ささっと後片付けを終えて、俺も着替える。
白いシャツに、紺色の7分丈のズボンを履いて、適当に髪をとかして、変装用のメガネをかける。
…俺ってファッション適当だよな、うん。
翔也はオシャレだけど。
恋はというと、白とグレーのボーダーのタンクトップの上から濃いめの青のシャツを羽織り、薄いベージュの半ズボン。
恋は割とオシャレなんじゃねえかな、多分。
「琉さん…そんなじっと見ないでくださいよ…変ですか?」
「ん?いや?恋って結構オシャレだよな。」
「そんなことないです。」
そう言う恋は少し照れていて可愛い。
「よし、行くか。」
特に何か持っていくものもないので、ポケットに携帯と財布だけ入れる。
恋はワンショルダーに携帯、財布、ハンカチ、ティッシュ、ウェットティッシュまで入れている。
…女子か。
家を出て、最寄りの駅に向かう。
さりげなく恋の手をとってみたら、恋はちらっとこっちを見てきた。
「ん?」
どうかしたか?と無言で尋ねるように見返すと、ポッと頬が赤く染まる。
朝から可愛いが止まらない。
いつまでも手を繋いだり、キスをしたり、セックスしたりすることに慣れないらしい。
毎回必ず恥ずかしそうに顔を赤くする。
「あ、の…今日はどこ行くんですか?」
「着いてからのお楽しみ。

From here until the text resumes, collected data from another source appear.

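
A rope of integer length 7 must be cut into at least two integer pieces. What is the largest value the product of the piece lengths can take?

Fill g[k] for k=2..7: at each k try every first piece i and multiply by the better of (k−i) uncut or g[k−i].
g[2] = 1*max(1,0) = 1*1 = 1
g[3] = 1*max(2,1) = 1*2 = 2
g[4] = 2*max(2,1) = 2*2 = 4
g[5] = 2*max(3,2) = 2*3 = 6
g[6] = 3*max(3,2) = 3*3 = 9
g[7] = 2*max(5,6) = 2*6 = 12
One optimal split: 3 + 2 + 2; product 3*2*2 = 12.

12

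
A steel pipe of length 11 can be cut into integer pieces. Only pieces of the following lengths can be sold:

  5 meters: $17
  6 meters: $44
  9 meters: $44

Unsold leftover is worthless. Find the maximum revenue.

61

Build f[k] bottom-up: f[k] = max over allowed piece i of (p[i] + f[k−i]).
f[1] = 0
f[2] = 0
f[3] = 0
f[4] = 0
f[5] = 17
f[6] = max(17+0, 44+0) = 44
f[7] = max(17+0, 44+0) = 44
f[8] = max(17+0, 44+0) = 44
f[9] = max(17+0, 44+0, 44+0) = 44
f[10] = max(17+17, 44+0, 44+0) = 44
f[11] = max(17+44, 44+17, 44+0) = 61
One optimal cutting: 6 + 5 → $61.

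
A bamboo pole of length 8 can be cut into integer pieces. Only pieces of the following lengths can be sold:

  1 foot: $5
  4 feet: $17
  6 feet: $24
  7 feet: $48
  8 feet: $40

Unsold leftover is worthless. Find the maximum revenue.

53

Consider every possible first cut. f[k] is the best of p[i]+f[k−i] over all sellable i≤k.
f[1] = 5
f[2] = 10  (first piece 1, then f[1]=5)
f[3] = 15  (first piece 1, then f[2]=10)
f[4] = 20  (first piece 1, then f[3]=15)
f[5] = 25  (first piece 1, then f[4]=20)
f[6] = 30  (first piece 1, then f[5]=25)
f[7] = 48
f[8] = 53  (first piece 1, then f[7]=48)
One optimal cutting: 7 + 1 → $53.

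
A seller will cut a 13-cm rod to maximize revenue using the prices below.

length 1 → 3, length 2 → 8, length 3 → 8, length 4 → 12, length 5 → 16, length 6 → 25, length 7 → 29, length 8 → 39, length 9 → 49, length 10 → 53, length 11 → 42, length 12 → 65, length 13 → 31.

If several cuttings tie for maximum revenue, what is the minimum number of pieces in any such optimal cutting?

Let r[k] be the best obtainable value from length k. For each k, try every first piece i and keep the best of price[i] + r[k−i].
r[1] = 3
r[2] = max(3+3, 8+0) = 8
r[3] = max(3+8, 8+3, 8+0) = 11
r[4] = max(3+11, 8+8, 8+3, 12+0) = 16
r[5] = max(3+16, 8+11, 8+8, 12+3, 16+0) = 19
r[6] = max(3+19, 8+16, 8+11, 12+8, 16+3, 25+0) = 25
r[7] = max(3+25, 8+19, 8+16, …, 25+3, 29+0) = 29
r[8] = max(3+29, 8+25, 8+19, …, 29+3, 39+0) = 39
r[9] = max(3+39, 8+29, 8+25, …, 39+3, 49+0) = 49
r[10] = max(3+49, 8+39, 8+29, …, 49+3, 53+0) = 53
r[11] = max(3+53, 8+49, 8+39, …, 53+3, 42+0) = 57
r[12] = max(3+57, 8+53, 8+49, …, 42+3, 65+0) = 65
r[13] = max(3+65, 8+57, 8+53, …, 65+3, 31+0) = 68
Maximum revenue is 68.
Now minimize piece count subject to staying optimal: for each k, pieces[k] = 1 + min over i with p[i]+r[k−i]=r[k] of pieces[k−i].
pieces[10] = 1
pieces[11] = 2
pieces[12] = 1
pieces[13] = 2

2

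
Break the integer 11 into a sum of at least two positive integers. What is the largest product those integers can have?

Define g[k] = max over 1≤i<k of i · max(k−i, g[k−i]); the inner max lets the remainder stay uncut if that's better.
g[2] = 1·max(1,0) = 1·1 = 1
g[3] = 1·max(2,1) = 1·2 = 2
g[4] = 2·max(2,1) = 2·2 = 4
g[5] = 2·max(3,2) = 2·3 = 6
g[6] = 3·max(3,2) = 3·3 = 9
g[7] = 2·max(5,6) = 2·6 = 12
g[8] = 2·max(6,9) = 2·9 = 18
g[9] = 3·max(6,9) = 3·9 = 27
g[10] = 2·max(8,18) = 2·18 = 36
g[11] = 2·max(9,27) = 2·27 = 54
One optimal split: 3 + 3 + 3 + 2; product 3·3·3·2 = 54.

54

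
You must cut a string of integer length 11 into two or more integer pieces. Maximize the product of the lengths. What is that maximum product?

54

Define prod[k] = max over 1≤i<k of i · max(k−i, prod[k−i]); the inner max lets the remainder stay uncut if that's better.
prod[2] = 1*max(1,0) = 1*1 = 1
prod[3] = 1*max(2,1) = 1*2 = 2
prod[4] = 2*max(2,1) = 2*2 = 4
prod[5] = 2*max(3,2) = 2*3 = 6
prod[6] = 3*max(3,2) = 3*3 = 9
prod[7] = 2*max(5,6) = 2*6 = 12
prod[8] = 2*max(6,9) = 2*9 = 18
prod[9] = 3*max(6,9) = 3*9 = 27
prod[10] = 2*max(8,18) = 2*18 = 36
prod[11] = 2*max(9,27) = 2*27 = 54
One optimal split: 3 + 3 + 3 + 2; product 3*3*3*2 = 54.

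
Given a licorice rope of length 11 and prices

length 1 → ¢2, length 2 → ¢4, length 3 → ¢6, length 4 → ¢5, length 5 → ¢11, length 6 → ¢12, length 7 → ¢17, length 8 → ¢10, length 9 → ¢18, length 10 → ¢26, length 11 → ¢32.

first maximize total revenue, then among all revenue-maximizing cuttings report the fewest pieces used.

Build r[k] bottom-up: r[k] = max over allowed piece i of (p[i] + r[k−i]).
r[1] = 2
r[2] = max(2+2, 4+0) = 4
r[3] = max(2+4, 4+2, 6+0) = 6
r[4] = max(2+6, 4+4, 6+2, 5+0) = 8
r[5] = max(2+8, 4+6, 6+4, 5+2, 11+0) = 11
r[6] = max(2+11, 4+8, 6+6, 5+4, 11+2, 12+0) = 13
r[7] = max(2+13, 4+11, 6+8, …, 12+2, 17+0) = 17
r[8] = max(2+17, 4+13, 6+11, …, 17+2, 10+0) = 19
r[9] = max(2+19, 4+17, 6+13, …, 10+2, 18+0) = 21
r[10] = max(2+21, 4+19, 6+17, …, 18+2, 26+0) = 26
r[11] = max(2+26, 4+21, 6+19, …, 26+2, 32+0) = 32
Maximum revenue is ¢32.
Now minimize piece count subject to staying optimal: for each k, pieces[k] = 1 + min over i with p[i]+r[k−i]=r[k] of pieces[k−i].
pieces[8] = 2
pieces[9] = 2
pieces[10] = 1
pieces[11] = 1

1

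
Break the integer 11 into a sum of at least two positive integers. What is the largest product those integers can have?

54

Define m[k] = max over 1≤i<k of i · max(k−i, m[k−i]); the inner max lets the remainder stay uncut if that's better.
m[2] = 1×max(1,0) = 1×1 = 1
m[3] = max(1×2, 2×1) = 2
m[4] = max(1×3, 2×2, 3×1) = 4
m[5] = max(1×4, 2×3, 3×2, 4×1) = 6
m[6] = max(1×6, 2×4, 3×3, 4×2, 5×1) = 9
m[7] = max(1×9, 2×6, 3×4, 4×3, 5×2, 6×1) = 12
m[8] = max(1×12, 2×9, 3×6, …, 6×2, 7×1) = 18
m[9] = max(1×18, 2×12, 3×9, …, 7×2, 8×1) = 27
m[10] = max(1×27, 2×18, 3×12, …, 8×2, 9×1) = 36
m[11] = max(1×36, 2×27, 3×18, …, 9×2, 10×1) = 54
One optimal split: 3 + 3 + 3 + 2; product 3×3×3×2 = 54.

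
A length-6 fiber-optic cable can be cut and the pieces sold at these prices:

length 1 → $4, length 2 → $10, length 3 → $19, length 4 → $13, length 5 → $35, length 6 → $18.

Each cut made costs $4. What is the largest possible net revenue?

Build v[k] bottom-up: v[k] = max over allowed piece i of (p[i] + v[k−i]) − 4 per cut.
v[1] = 4
v[2] = max(4+4-4, 10+0) = 10
v[3] = max(4+10-4, 10+4-4, 19+0) = 19
v[4] = max(4+19-4, 10+10-4, 19+4-4, 13+0) = 19
v[5] = max(4+19-4, 10+19-4, 19+10-4, 13+4-4, 35+0) = 35
v[6] = max(4+35-4, 10+19-4, 19+19-4, 13+10-4, 35+4-4, 18+0) = 35
One optimal plan: pieces 5 + 1 (1 cut) → $39 − $4 = $35.

35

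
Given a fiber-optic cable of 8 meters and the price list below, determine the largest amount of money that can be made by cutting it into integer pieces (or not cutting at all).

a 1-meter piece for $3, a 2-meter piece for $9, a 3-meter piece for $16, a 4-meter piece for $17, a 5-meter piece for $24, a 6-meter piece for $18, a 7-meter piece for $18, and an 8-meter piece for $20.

Let best[k] be the best obtainable value from length k. For each k, try every first piece i and keep the best of price[i] + best[k−i].
best[1] = 3
best[2] = 9
best[3] = 16
best[4] = 19  (first piece 1, then best[3]=16)
best[5] = 25  (first piece 2, then best[3]=16)
best[6] = 32  (first piece 3, then best[3]=16)
best[7] = 35  (first piece 1, then best[6]=32)
best[8] = 41  (first piece 2, then best[6]=32)
One optimal cutting: 3 + 3 + 2 → $16 + $16 + $9 = $41.

41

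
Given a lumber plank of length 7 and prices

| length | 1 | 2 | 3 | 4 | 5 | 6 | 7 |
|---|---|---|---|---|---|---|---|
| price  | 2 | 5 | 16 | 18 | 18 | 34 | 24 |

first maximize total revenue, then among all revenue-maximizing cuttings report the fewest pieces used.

Consider every possible first cut. r[k] is the best of p[i]+r[k−i] over all sellable i≤k.
r[1] = 2
r[2] = max(2+2, 5+0) = 5
r[3] = max(2+5, 5+2, 16+0) = 16
r[4] = max(2+16, 5+5, 16+2, 18+0) = 18
r[5] = max(2+18, 5+16, 16+5, 18+2, 18+0) = 21
r[6] = max(2+21, 5+18, 16+16, 18+5, 18+2, 34+0) = 34
r[7] = max(2+34, 5+21, 16+18, …, 34+2, 24+0) = 36
Maximum revenue is $36.
Now minimize piece count subject to staying optimal: for each k, pieces[k] = 1 + min over i with p[i]+r[k−i]=r[k] of pieces[k−i].
pieces[4] = 1
pieces[5] = 2
pieces[6] = 1
pieces[7] = 2

2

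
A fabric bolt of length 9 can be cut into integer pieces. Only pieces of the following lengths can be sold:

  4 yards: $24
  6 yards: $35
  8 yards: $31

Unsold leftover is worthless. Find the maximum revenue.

48

Build best[k] bottom-up: best[k] = max over allowed piece i of (p[i] + best[k−i]).
best[1] = 0
best[2] = 0
best[3] = 0
best[4] = 24
best[5] = 24
best[6] = 35
best[7] = 35
best[8] = 48  (first piece 4, then best[4]=24)
best[9] = 48
One optimal cutting: pieces 4 + 4 with 1 yard of scrap → $48.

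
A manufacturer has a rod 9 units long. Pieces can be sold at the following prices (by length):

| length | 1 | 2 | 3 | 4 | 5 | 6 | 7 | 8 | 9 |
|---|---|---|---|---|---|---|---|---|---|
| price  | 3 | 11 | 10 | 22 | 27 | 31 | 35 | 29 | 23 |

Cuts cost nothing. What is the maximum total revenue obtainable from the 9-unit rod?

Consider every possible first cut. best[k] is the best of p[i]+best[k−i] over all sellable i≤k.
best[1] = 3
best[2] = max(3+3, 11+0) = 11
best[3] = max(3+11, 11+3, 10+0) = 14
best[4] = max(3+14, 11+11, 10+3, 22+0) = 22
best[5] = max(3+22, 11+14, 10+11, 22+3, 27+0) = 27
best[6] = max(3+27, 11+22, 10+14, 22+11, 27+3, 31+0) = 33
best[7] = max(3+33, 11+27, 10+22, …, 31+3, 35+0) = 38
best[8] = max(3+38, 11+33, 10+27, …, 35+3, 29+0) = 44
best[9] = max(3+44, 11+38, 10+33, …, 29+3, 23+0) = 49
One optimal cutting: 5 + 2 + 2 → $27 + $11 + $11 = $49.

49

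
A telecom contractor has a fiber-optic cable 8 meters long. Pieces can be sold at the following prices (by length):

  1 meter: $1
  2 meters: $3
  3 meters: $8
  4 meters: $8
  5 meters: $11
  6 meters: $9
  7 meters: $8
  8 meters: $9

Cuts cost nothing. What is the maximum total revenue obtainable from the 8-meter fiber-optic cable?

19

Build v[k] bottom-up: v[k] = max over allowed piece i of (p[i] + v[k−i]).
v[1] = 1
v[2] = max(1+1, 3+0) = 3
v[3] = max(1+3, 3+1, 8+0) = 8
v[4] = max(1+8, 3+3, 8+1, 8+0) = 9
v[5] = max(1+9, 3+8, 8+3, 8+1, 11+0) = 11
v[6] = max(1+11, 3+9, 8+8, 8+3, 11+1, 9+0) = 16
v[7] = max(1+16, 3+11, 8+9, …, 9+1, 8+0) = 17
v[8] = max(1+17, 3+16, 8+11, …, 8+1, 9+0) = 19
One optimal cutting: 3 + 3 + 2 → $8 + $8 + $3 = $19.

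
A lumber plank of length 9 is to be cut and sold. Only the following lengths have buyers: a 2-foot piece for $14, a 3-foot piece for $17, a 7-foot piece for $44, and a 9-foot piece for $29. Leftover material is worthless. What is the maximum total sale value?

59

Consider every possible first cut. r[k] is the best of p[i]+r[k−i] over all sellable i≤k.
r[1] = 0
r[2] = 14
r[3] = 17
r[4] = 28  (first piece 2, then r[2]=14)
r[5] = 31  (first piece 2, then r[3]=17)
r[6] = 42  (first piece 2, then r[4]=28)
r[7] = 45  (first piece 2, then r[5]=31)
r[8] = 56  (first piece 2, then r[6]=42)
r[9] = 59  (first piece 2, then r[7]=45)
One optimal cutting: 3 + 2 + 2 + 2 → $59.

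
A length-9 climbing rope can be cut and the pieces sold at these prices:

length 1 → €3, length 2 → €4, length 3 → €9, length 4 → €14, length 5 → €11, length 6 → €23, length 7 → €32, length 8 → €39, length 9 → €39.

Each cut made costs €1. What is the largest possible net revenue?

Let r[k] be the best obtainable value from length k. For each k, try every first piece i and keep the best of price[i] + r[k−i] minus the 1 cut fee when i<k.
r[1] = 3
r[2] = 5  (first piece 1, then r[1]=3)
r[3] = 9
r[4] = 14
r[5] = 16  (first piece 1, then r[4]=14)
r[6] = 23
r[7] = 32
r[8] = 39
r[9] = 41  (first piece 1, then r[8]=39)
One optimal plan: pieces 8 + 1 (1 cut) → €42 − €1 = €41.

41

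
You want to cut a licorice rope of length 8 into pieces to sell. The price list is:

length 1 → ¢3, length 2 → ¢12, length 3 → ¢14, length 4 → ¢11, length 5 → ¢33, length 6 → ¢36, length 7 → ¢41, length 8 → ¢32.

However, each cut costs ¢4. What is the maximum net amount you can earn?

Let v[k] be the best obtainable value from length k. For each k, try every first piece i and keep the best of price[i] + v[k−i] minus the 4 cut fee when i<k.
v[1] = 3
v[2] = 12
v[3] = 14
v[4] = 20  (first piece 2, then v[2]=12)
v[5] = 33
v[6] = 36
v[7] = 41  (first piece 2, then v[5]=33)
v[8] = 44  (first piece 2, then v[6]=36)
One optimal plan: pieces 6 + 2 (1 cut) → ¢48 − ¢4 = ¢44.

44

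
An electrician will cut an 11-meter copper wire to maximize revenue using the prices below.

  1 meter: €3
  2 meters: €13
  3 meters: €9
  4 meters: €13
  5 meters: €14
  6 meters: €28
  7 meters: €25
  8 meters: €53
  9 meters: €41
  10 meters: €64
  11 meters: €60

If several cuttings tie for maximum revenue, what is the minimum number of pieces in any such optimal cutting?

Consider every possible first cut. r[k] is the best of p[i]+r[k−i] over all sellable i≤k.
r[1] = 3
r[2] = max(3+3, 13+0) = 13
r[3] = max(3+13, 13+3, 9+0) = 16
r[4] = max(3+16, 13+13, 9+3, 13+0) = 26
r[5] = max(3+26, 13+16, 9+13, 13+3, 14+0) = 29
r[6] = max(3+29, 13+26, 9+16, 13+13, 14+3, 28+0) = 39
r[7] = max(3+39, 13+29, 9+26, …, 28+3, 25+0) = 42
r[8] = max(3+42, 13+39, 9+29, …, 25+3, 53+0) = 53
r[9] = max(3+53, 13+42, 9+39, …, 53+3, 41+0) = 56
r[10] = max(3+56, 13+53, 9+42, …, 41+3, 64+0) = 66
r[11] = max(3+66, 13+56, 9+53, …, 64+3, 60+0) = 69
Maximum revenue is €69.
Now minimize piece count subject to staying optimal: for each k, pieces[k] = 1 + min over i with p[i]+r[k−i]=r[k] of pieces[k−i].
pieces[8] = 1
pieces[9] = 2
pieces[10] = 2
pieces[11] = 3

3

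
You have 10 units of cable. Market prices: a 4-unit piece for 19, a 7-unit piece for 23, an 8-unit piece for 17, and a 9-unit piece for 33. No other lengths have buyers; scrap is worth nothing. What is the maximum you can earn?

38

Consider every possible first cut. best[k] is the best of p[i]+best[k−i] over all sellable i≤k.
best[1] = 0
best[2] = 0
best[3] = 0
best[4] = 19
best[5] = 19
best[6] = 19
best[7] = 23
best[8] = 38  (first piece 4, then best[4]=19)
best[9] = 38
best[10] = 38
One optimal cutting: pieces 4 + 4 with 2 units of scrap → 38.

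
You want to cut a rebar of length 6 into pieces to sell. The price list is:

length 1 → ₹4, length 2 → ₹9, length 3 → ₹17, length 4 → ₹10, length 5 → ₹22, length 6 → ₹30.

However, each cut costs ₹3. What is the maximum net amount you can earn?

Consider every possible first cut. net[k] is the best of p[i]+net[k−i] over all sellable i≤k, charging 3 whenever i<k.
net[1] = 4
net[2] = max(4+4-3, 9+0) = 9
net[3] = max(4+9-3, 9+4-3, 17+0) = 17
net[4] = max(4+17-3, 9+9-3, 17+4-3, 10+0) = 18
net[5] = max(4+18-3, 9+17-3, 17+9-3, 10+4-3, 22+0) = 23
net[6] = max(4+23-3, 9+18-3, 17+17-3, 10+9-3, 22+4-3, 30+0) = 31
One optimal plan: pieces 3 + 3 (1 cut) → ₹34 − ₹3 = ₹31.

31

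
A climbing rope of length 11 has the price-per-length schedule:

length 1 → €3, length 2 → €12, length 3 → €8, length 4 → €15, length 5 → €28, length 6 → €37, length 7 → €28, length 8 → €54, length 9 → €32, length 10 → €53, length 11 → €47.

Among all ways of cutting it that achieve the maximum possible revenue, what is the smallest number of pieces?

3

Build r[k] bottom-up: r[k] = max over allowed piece i of (p[i] + r[k−i]).
r[1] = 3
r[2] = max(3+3, 12+0) = 12
r[3] = max(3+12, 12+3, 8+0) = 15
r[4] = max(3+15, 12+12, 8+3, 15+0) = 24
r[5] = max(3+24, 12+15, 8+12, 15+3, 28+0) = 28
r[6] = max(3+28, 12+24, 8+15, 15+12, 28+3, 37+0) = 37
r[7] = max(3+37, 12+28, 8+24, …, 37+3, 28+0) = 40
r[8] = max(3+40, 12+37, 8+28, …, 28+3, 54+0) = 54
r[9] = max(3+54, 12+40, 8+37, …, 54+3, 32+0) = 57
r[10] = max(3+57, 12+54, 8+40, …, 32+3, 53+0) = 66
r[11] = max(3+66, 12+57, 8+54, …, 53+3, 47+0) = 69
Maximum revenue is €69.
Now minimize piece count subject to staying optimal: for each k, pieces[k] = 1 + min over i with p[i]+r[k−i]=r[k] of pieces[k−i].
pieces[8] = 1
pieces[9] = 2
pieces[10] = 2
pieces[11] = 3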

」
駅に着き、電車に乗る。
平日の朝9時となるとまあまあ空いている。
少し前だと通勤ラッシュだけどな。
「寝ててもいいぞ。」
乗り物酔いが酷い恋は、寝てた方が移動は楽だ。
「すいません…」
「いいよ。」
そう言ってやれば目を閉じ、恋は眠りに落ちる。
乗り物に乗った時の恋の入眠はとても早い。
このままでは首が痛いだろうと思い、恋の頭をそっと自分の肩に凭れさせる。
…と、スリスリと顔を腕に擦り寄せてくる。
やばい、可愛い。
電車の中でスマホを弄りながら時間を潰すことが、こんなに大変だとは思わなかった。
起きた時の恋は、それはそれで、ぽわっとして無防備で可愛くて、今日、夜まで我慢が効くのか、俺は心配になった。